Saturday 5 May 2007

Common peeps

Somebody on the Usenet mentioned Boston Legal, and as my Twitter pals know, I've just got done watching the whole first season right through on DVD, thanks to an extremely enlightened official of the Schaerbeek Flemish public library who knows exactly what to buy.

I responded, and pointed the person to this video on YouTube, which I've already flagged up for my Google Reader fans or my Tumblr fans, I forget which. Common People is a song by Pulp, the British pop band fronted by the iconic Jarvis Cocker, and in its way it's as important a number for that generation as My Generation, I Think I Love You or Pretty Vacant were for theirs (I couldn't find a single song from the Seventies (as opposed to the 1970s) that meant anything at all, other than American Pie, which was a lament for a previous generation). As far as the lyrics are concerned, it belongs to a very British tradition of a sort of proletarian nostalgia coupled with anomic social disgust which you find in songs by Ray Davies, Paul Weller or Joe Jackson, who happens to be on the first video.
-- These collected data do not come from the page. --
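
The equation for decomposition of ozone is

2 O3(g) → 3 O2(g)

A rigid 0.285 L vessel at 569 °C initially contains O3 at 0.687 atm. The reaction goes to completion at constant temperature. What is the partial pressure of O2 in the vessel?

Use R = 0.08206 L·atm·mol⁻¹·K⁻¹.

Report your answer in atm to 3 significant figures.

n(O3)₀ = PV/RT = (0.687 × 0.285) / (0.08206 × 842.15) = 0.002833 mol
n(O2) = (3/2) × 0.002833 = 0.004249 mol
P(O2) = nRT/V = 0.004249 × 0.08206 × 842.15 / 0.285 = 1.030 atm

1.03 atm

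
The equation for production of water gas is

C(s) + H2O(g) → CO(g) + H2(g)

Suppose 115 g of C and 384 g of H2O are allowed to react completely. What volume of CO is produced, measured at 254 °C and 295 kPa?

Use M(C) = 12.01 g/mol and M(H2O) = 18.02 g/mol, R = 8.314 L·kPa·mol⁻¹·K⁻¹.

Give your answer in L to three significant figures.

142 L

n(C) = 115 / 12.01 = 9.575 mol
n(H2O) = 384 / 18.02 = 21.31 mol
For 9.575 mol C, stoichiometry requires (1/1) × 9.575 = 9.575 mol H2O; 21.31 mol is available, so C is limiting.
n(CO) = (1/1) × 9.575 = 9.575 mol
V(CO) = nRT/P = 9.575 × 8.314 × 527.15 / 295 = 142.3 L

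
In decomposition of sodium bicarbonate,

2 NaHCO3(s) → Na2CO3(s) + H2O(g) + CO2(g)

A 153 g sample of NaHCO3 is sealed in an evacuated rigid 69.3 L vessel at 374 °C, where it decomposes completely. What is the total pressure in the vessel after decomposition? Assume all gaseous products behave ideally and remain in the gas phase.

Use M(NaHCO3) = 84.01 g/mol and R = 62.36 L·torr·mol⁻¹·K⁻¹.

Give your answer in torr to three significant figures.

1060 torr

n(NaHCO3) = 153 / 84.01 = 1.821 mol
n(gas produced) = (2/2) × 1.821 = 1.821 mol
P = nRT/V = 1.821 × 62.36 × 647.15 / 69.3 = 1060 torr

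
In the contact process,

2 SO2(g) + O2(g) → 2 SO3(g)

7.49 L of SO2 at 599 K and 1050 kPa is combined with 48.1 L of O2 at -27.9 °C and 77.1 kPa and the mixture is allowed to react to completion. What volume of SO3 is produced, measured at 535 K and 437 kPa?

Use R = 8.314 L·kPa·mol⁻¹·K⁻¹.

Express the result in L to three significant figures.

n(SO2) = PV/RT = (1050 × 7.49) / (8.314 × 599) = 1.579 mol
n(O2) = PV/RT = (77.1 × 48.1) / (8.314 × 245.25) = 1.819 mol
For 1.579 mol SO2, stoichiometry requires (1/2) × 1.579 = 0.7895 mol O2; 1.819 mol is available, so SO2 is limiting.
n(SO3) = (2/2) × 1.579 = 1.579 mol
V(SO3) = nRT/P = 1.579 × 8.314 × 535 / 437 = 16.07 L

16.1 L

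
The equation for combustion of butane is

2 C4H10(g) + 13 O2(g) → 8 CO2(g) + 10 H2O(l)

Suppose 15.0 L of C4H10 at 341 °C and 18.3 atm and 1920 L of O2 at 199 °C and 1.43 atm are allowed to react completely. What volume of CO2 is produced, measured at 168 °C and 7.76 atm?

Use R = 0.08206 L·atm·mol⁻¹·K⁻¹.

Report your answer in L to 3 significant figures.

n(C4H10) = PV/RT = (18.3 × 15.0) / (0.08206 × 614.15) = 5.447 mol
n(O2) = PV/RT = (1.43 × 1920) / (0.08206 × 472.15) = 70.86 mol
For 5.447 mol C4H10, stoichiometry requires (13/2) × 5.447 = 35.41 mol O2; 70.86 mol is available, so C4H10 is limiting.
n(CO2) = (8/2) × 5.447 = 21.79 mol
V(CO2) = nRT/P = 21.79 × 0.08206 × 441.15 / 7.76 = 101.7 L

102 L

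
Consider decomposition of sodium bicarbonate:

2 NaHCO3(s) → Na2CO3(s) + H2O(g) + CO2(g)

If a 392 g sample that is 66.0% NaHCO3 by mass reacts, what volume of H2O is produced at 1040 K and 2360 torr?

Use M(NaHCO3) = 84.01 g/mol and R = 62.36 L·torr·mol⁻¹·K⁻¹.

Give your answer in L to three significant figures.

mass of NaHCO3 = 392 × 66.0/100 = 258.7 g
n(NaHCO3) = 258.7 / 84.01 = 3.079 mol
n(H2O) = (1/2) × 3.079 = 1.540 mol
V = nRT/P = 1.540 × 62.36 × 1040 / 2360 = 42.32 L

42.3 L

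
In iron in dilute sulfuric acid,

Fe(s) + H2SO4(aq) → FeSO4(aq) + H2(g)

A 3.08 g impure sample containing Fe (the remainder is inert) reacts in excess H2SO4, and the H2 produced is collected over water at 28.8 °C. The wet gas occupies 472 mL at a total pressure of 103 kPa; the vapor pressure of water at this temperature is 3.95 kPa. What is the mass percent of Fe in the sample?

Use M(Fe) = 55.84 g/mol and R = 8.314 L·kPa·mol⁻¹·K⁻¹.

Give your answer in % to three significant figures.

P(H2) = 103 − 3.95 = 99.05 kPa
n(H2) = PV/RT = (99.05 × 0.4720) / (8.314 × 301.95) = 0.01862 mol
n(Fe) = (1/1) × 0.01862 = 0.01862 mol
m(Fe) = 0.01862 × 55.84 = 1.040 g
%Fe = 1.040 / 3.08 × 100 = 33.77%

33.8 %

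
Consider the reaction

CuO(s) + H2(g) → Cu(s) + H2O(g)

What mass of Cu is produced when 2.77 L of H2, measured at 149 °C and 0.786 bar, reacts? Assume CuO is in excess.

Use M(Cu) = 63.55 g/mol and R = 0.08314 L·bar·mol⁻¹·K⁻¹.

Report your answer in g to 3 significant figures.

n(H2) = PV/RT = (0.786 × 2.77) / (0.08314 × 422.15) = 0.06203 mol
n(Cu) = (1/1) × 0.06203 = 0.06203 mol
m(Cu) = 0.06203 × 63.55 = 3.942 g

3.94 g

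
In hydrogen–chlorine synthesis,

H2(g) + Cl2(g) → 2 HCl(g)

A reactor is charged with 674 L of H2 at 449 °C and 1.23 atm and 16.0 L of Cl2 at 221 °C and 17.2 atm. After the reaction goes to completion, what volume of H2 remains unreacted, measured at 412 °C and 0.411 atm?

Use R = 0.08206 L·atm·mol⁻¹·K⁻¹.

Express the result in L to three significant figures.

985 L

n(H2) = PV/RT = (1.23 × 674) / (0.08206 × 722.15) = 13.99 mol
n(Cl2) = PV/RT = (17.2 × 16.0) / (0.08206 × 494.15) = 6.787 mol
For 13.99 mol H2, stoichiometry requires (1/1) × 13.99 = 13.99 mol Cl2; 6.787 mol is available, so Cl2 is limiting.
n(H2) consumed = (1/1) × 6.787 = 6.787 mol; remaining = 13.99 − 6.787 = 7.203 mol
V(H2) = nRT/P = 7.203 × 0.08206 × 685.15 / 0.411 = 985.3 L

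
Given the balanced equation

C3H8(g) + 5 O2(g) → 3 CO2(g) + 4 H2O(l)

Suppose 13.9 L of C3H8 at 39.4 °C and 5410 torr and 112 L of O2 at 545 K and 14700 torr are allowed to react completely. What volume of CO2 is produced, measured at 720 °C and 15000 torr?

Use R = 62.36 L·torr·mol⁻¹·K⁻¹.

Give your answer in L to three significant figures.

47.8 L

n(C3H8) = PV/RT = (5410 × 13.9) / (62.36 × 312.55) = 3.858 mol
n(O2) = PV/RT = (14700 × 112) / (62.36 × 545) = 48.44 mol
For 3.858 mol C3H8, stoichiometry requires (5/1) × 3.858 = 19.29 mol O2; 48.44 mol is available, so C3H8 is limiting.
n(CO2) = (3/1) × 3.858 = 11.57 mol
V(CO2) = nRT/P = 11.57 × 62.36 × 993.15 / 15000 = 47.77 L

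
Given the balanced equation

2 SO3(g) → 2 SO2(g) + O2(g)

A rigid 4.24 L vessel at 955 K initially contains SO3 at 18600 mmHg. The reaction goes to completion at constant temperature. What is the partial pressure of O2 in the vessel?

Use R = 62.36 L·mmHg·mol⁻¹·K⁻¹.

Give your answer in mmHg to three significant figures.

n(SO3)₀ = PV/RT = (18600 × 4.24) / (62.36 × 955) = 1.324 mol
n(O2) = (1/2) × 1.324 = 0.6620 mol
P(O2) = nRT/V = 0.6620 × 62.36 × 955 / 4.24 = 9298 mmHg

9300 mmHg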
Specifically, it articulates, for me, how it feels to be someone of let's say intellectual or aesthetic sensibilities in a working-class world encompassed by pints and birds -- not that there's anything wrong with pints and birds. In the BBC film made about the song (see below) Jarvis explains how he was alienated from his own class because he seemed to be a weirdo, yet he also hated Sheffield University students, who though they might have been more in tune with his ideas, belonged to a different world. It's that division that informs the sentiment of the song: he's disgusted by the idea of the Greek girl slumming among people of "his" class, but at the same time it's clear that he's pretty fucking disgusted by them himself. And for all that he's disgusted by her attitude, he still wants to get off with her. In the end, that's the way we all go.
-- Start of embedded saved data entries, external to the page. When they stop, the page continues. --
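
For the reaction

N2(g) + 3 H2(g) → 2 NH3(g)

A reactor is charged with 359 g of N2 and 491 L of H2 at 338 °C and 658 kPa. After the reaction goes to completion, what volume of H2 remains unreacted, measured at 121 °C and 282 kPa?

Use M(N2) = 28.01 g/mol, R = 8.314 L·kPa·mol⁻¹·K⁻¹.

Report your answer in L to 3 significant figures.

292 L

n(N2) = 359 / 28.01 = 12.82 mol
n(H2) = PV/RT = (658 × 491) / (8.314 × 611.15) = 63.58 mol
For 12.82 mol N2, stoichiometry requires (3/1) × 12.82 = 38.46 mol H2; 63.58 mol is available, so N2 is limiting.
n(H2) consumed = (3/1) × 12.82 = 38.46 mol; remaining = 63.58 − 38.46 = 25.12 mol
V(H2) = nRT/P = 25.12 × 8.314 × 394.15 / 282 = 291.9 L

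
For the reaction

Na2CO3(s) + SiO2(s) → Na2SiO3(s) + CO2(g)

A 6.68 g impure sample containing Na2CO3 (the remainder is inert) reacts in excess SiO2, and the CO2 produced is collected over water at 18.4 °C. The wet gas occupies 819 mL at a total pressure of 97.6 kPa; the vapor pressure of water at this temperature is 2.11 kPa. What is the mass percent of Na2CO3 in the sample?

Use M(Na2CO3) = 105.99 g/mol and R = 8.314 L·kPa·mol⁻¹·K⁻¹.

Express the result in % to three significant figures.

P(CO2) = 97.6 − 2.11 = 95.49 kPa
n(CO2) = PV/RT = (95.49 × 0.8190) / (8.314 × 291.55) = 0.03226 mol
n(Na2CO3) = (1/1) × 0.03226 = 0.03226 mol
m(Na2CO3) = 0.03226 × 105.99 = 3.419 g
%Na2CO3 = 3.419 / 6.68 × 100 = 51.18%

51.2 %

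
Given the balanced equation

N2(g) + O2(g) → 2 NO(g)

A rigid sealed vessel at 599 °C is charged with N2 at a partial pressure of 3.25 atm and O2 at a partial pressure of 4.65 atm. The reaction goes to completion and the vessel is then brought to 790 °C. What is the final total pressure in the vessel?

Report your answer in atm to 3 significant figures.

Because the vessel is rigid and T is held at 599 °C, work the stoichiometry in partial pressures (P_i = n_iRT/V).
P(O2) required for 3.25 atm of N2 = (1/1) × 3.25 = 3.250 atm; available 4.65 atm, so N2 is limiting.
P(O2) remaining = 4.65 − (1/1) × 3.25 = 1.400 atm
P(gaseous products) = (2)/1 × 3.25 = 6.500 atm
P_total at 599 °C = 1.400 + 6.500 = 7.900 atm
Scaling to 790 °C: P = 7.900 × 1063.15/872.15 = 9.630 atm

9.63 atm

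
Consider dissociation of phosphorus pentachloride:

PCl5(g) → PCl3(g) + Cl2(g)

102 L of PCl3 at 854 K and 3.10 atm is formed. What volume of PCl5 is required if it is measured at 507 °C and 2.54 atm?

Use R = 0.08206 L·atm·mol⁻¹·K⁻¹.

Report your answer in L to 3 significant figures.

n(PCl3) = PV/RT = (3.10 × 102) / (0.08206 × 854) = 4.512 mol
n(PCl5) = (1/1) × 4.512 = 4.512 mol
V = nRT/P = 4.512 × 0.08206 × 780.15 / 2.54 = 113.7 L

114 L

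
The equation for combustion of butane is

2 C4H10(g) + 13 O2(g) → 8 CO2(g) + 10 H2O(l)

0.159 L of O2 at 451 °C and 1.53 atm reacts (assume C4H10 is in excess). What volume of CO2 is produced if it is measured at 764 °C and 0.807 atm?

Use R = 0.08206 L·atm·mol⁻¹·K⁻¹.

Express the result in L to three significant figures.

n(O2) = PV/RT = (1.53 × 0.159) / (0.08206 × 724.15) = 0.004094 mol
n(CO2) = (8/13) × 0.004094 = 0.002519 mol
V = nRT/P = 0.002519 × 0.08206 × 1037.15 / 0.807 = 0.2657 L

0.266 L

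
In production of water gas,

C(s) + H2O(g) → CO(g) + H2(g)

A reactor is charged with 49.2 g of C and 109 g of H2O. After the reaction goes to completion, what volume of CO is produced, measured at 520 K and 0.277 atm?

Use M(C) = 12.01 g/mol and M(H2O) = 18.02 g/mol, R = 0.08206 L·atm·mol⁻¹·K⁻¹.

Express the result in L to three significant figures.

631 L

n(C) = 49.2 / 12.01 = 4.097 mol
n(H2O) = 109 / 18.02 = 6.049 mol
For 4.097 mol C, stoichiometry requires (1/1) × 4.097 = 4.097 mol H2O; 6.049 mol is available, so C is limiting.
n(CO) = (1/1) × 4.097 = 4.097 mol
V(CO) = nRT/P = 4.097 × 0.08206 × 520 / 0.277 = 631.1 L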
Jarvis himself, as we now know, is a very English eccentric, in the mould of Alan Bennett, Kenneth Williams or Quentin Crisp. No matter how far they go in despising their own people, their own people take them ever closer to their breast.

But anyway back to Shatner, who admittedly is sui generis, so I went back to Pulp, with this garish video made to accompany the song, and starring Jarvis. His delivery is far from Shatner's. It's less melodramatic, more resigned, more British. But he expresses the same disdain for the subject of the song as Shatner does. Listen to cultural commentators talking similar bollocks about the song here and here and here and here and here and here FFS what a mopus agnum.

YouTube also has live versions (which include a lyrical coda cut from the radio-friendly release) of the song by Pulp here and here, but my attention was drawn away by a parody done by the TV comedy show Goodness Gracious Me, made by a team of Indian writers and comedians. In this case, the girl in the story wants to live like Hindi People (sic). The words are a brilliant example of the parodist's art: they fit perfectly into the context, and make their own joke as well as the joke of juxtaposition. Listen to how to really live like Hindi People:

Comb your hair and be polite
Do your homework every night
Don't smoke fags and don't play pool
Do extremely well at school
Take a medical degree
Graduate at 33
Move back in with Mum and Dad
Even though they drive you raving mad (are you sure)
You wanna live like Hindi people?
You wanna do whatever Hindi people do? etc

Quite possibly that's all you want to hear about Pulp and their song Common People, now and for the rest of your life. I shouldn't be at all surprised. At one point in the BBC film, Jarvis says he never thought, "Wow, that's a masterpiece".

It is.

Thanks to strangetheapple for uploading the BBC videos.